Golden Triangle Development LINK vice president Macaulay Whitaker said Georgia Renewable Power will enter into a non-exclusive right to access with the Lowndes County Port Authority from January through March 2016. The agreement is not a lease, but amounts to Georgia Renewable Power paying rent while they remove the equipment. The KiOR site becomes county property January 1. Port Authority director Will Sanders confirmed the non-exclusive right to access arrangement between the Port Authority and Georgia Renewable Power but said the terms are still being negotiated. LINK CEO Joe Max Higgins said he believes it will be around $37,000 a month.
Garland Brothers, a Birmingham-based firm, has partnered with Georgia Renewable Power on this deal, according to Dailey.
“This is a joint venture for us and them,” Dailey said. “We purchased it and they are going to help us identify what can be resold in the market place.”
Garland Brothers, represented by Cal Garland, told The Dispatch on Monday that his company is interested in staying on The Island and opening a wood chip mill. Garland said they would like to use 10 of the 22 acres the KiOR site is on to dry wood chips and ship them along the Tombigbee Waterway to Mobile and ultimately to buyers in Ireland, who use wood chips to filter coal plants.
Garland’s plan is contingent on an agreement with the Lowndes County Port Authority, who would have to grant them permits to open a plant. Garland said he has spoken with Port Authority officials but could not say how successful those talks were.
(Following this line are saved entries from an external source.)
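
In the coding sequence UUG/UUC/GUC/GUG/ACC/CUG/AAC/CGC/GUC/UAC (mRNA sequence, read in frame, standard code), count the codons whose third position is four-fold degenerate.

Codon 1 UUG (Leu): third position 2-fold.
Codon 2 UUC (Phe): third position 2-fold.
Codon 3 GUC (Val): third position 4-fold.
Codon 4 GUG (Val): third position 4-fold.
Codon 5 ACC (Thr): third position 4-fold.
Codon 6 CUG (Leu): third position 4-fold.
Codon 7 AAC (Asn): third position 2-fold.
Codon 8 CGC (Arg): third position 4-fold.
Codon 9 GUC (Val): third position 4-fold.
Codon 10 UAC (Tyr): third position 2-fold.
Four-fold degenerate third positions: 6.

6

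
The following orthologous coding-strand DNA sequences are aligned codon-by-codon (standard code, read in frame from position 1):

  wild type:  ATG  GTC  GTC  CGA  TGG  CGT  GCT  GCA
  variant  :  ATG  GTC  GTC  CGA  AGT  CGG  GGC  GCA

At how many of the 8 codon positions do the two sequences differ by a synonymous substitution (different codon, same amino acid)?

Codon 1: ATG Met / ATG Met — identical.
Codon 2: GTC Val / GTC Val — identical.
Codon 3: GTC Val / GTC Val — identical.
Codon 4: CGA Arg / CGA Arg — identical.
Codon 5: TGG Trp / AGT Ser — nonsynonymous.
Codon 6: CGT Arg / CGG Arg — synonymous.
Codon 7: GCT Ala / GGC Gly — nonsynonymous.
Codon 8: GCA Ala / GCA Ala — identical.
Synonymous differences: 1.

1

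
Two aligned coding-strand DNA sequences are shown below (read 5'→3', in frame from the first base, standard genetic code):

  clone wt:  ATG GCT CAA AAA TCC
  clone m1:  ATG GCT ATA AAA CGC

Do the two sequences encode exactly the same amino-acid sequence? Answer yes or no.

no

Codon 1: ATG Met / ATG Met — identical.
Codon 2: GCT Ala / GCT Ala — identical.
Codon 3: CAA Gln / ATA Ile — nonsynonymous.
Codon 4: AAA Lys / AAA Lys — identical.
Codon 5: TCC Ser / CGC Arg — nonsynonymous.
Nonsynonymous differences: 2 → different protein.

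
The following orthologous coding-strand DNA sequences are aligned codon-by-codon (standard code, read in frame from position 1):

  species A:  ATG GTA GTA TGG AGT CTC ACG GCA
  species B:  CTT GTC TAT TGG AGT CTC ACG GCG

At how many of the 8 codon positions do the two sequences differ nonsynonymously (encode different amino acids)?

2

Codon 1: ATG Met / CTT Leu — nonsynonymous.
Codon 2: GTA Val / GTC Val — synonymous.
Codon 3: GTA Val / TAT Tyr — nonsynonymous.
Codon 4: TGG Trp / TGG Trp — identical.
Codon 5: AGT Ser / AGT Ser — identical.
Codon 6: CTC Leu / CTC Leu — identical.
Codon 7: ACG Thr / ACG Thr — identical.
Codon 8: GCA Ala / GCG Ala — synonymous.
Nonsynonymous differences: 2.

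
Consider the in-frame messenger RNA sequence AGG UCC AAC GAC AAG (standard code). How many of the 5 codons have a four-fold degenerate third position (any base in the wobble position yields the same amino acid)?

1

Codon 1 AGG (Arg): third position 2-fold.
Codon 2 UCC (Ser): third position 4-fold.
Codon 3 AAC (Asn): third position 2-fold.
Codon 4 GAC (Asp): third position 2-fold.
Codon 5 AAG (Lys): third position 2-fold.
Four-fold degenerate third positions: 1.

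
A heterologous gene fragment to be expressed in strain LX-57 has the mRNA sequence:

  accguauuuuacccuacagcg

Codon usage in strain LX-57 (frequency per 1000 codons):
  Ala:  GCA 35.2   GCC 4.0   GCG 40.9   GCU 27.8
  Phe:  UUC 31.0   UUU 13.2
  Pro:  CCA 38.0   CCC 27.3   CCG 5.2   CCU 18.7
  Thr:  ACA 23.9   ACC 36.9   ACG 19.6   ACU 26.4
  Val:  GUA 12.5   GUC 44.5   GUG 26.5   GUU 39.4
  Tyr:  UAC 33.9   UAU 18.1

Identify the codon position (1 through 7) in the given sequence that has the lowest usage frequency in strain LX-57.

Codon 1 ACC (Thr): 36.9 per 1000.
Codon 2 GUA (Val): 12.5 per 1000.
Codon 3 UUU (Phe): 13.2 per 1000.
Codon 4 UAC (Tyr): 33.9 per 1000.
Codon 5 CCU (Pro): 18.7 per 1000.
Codon 6 ACA (Thr): 23.9 per 1000.
Codon 7 GCG (Ala): 40.9 per 1000.
Lowest frequency is 12.5 at codon 2.

2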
Garland said the chip mill would employ 30 to 40 people directly. He said they would put about $10 million worth of new equipment into the new plant.
There appears to be a deviation in long term plans for Georgia Renewable Power and Garland Brothers.
Dailey said Georgia Renewable Power intends to move some of the equipment to their wood operations in Georgia and North Carolina, and partnered with Garland Brothers solely to sell the remaining equipment.
“Whether or not we stay and do something different is not even a subject that we can even begin to talk about,” Dailey said. “Our contract is to get rid of everything, because that’s what we bought it for.”
An auction for the KiOR property was scheduled for Oct. 15.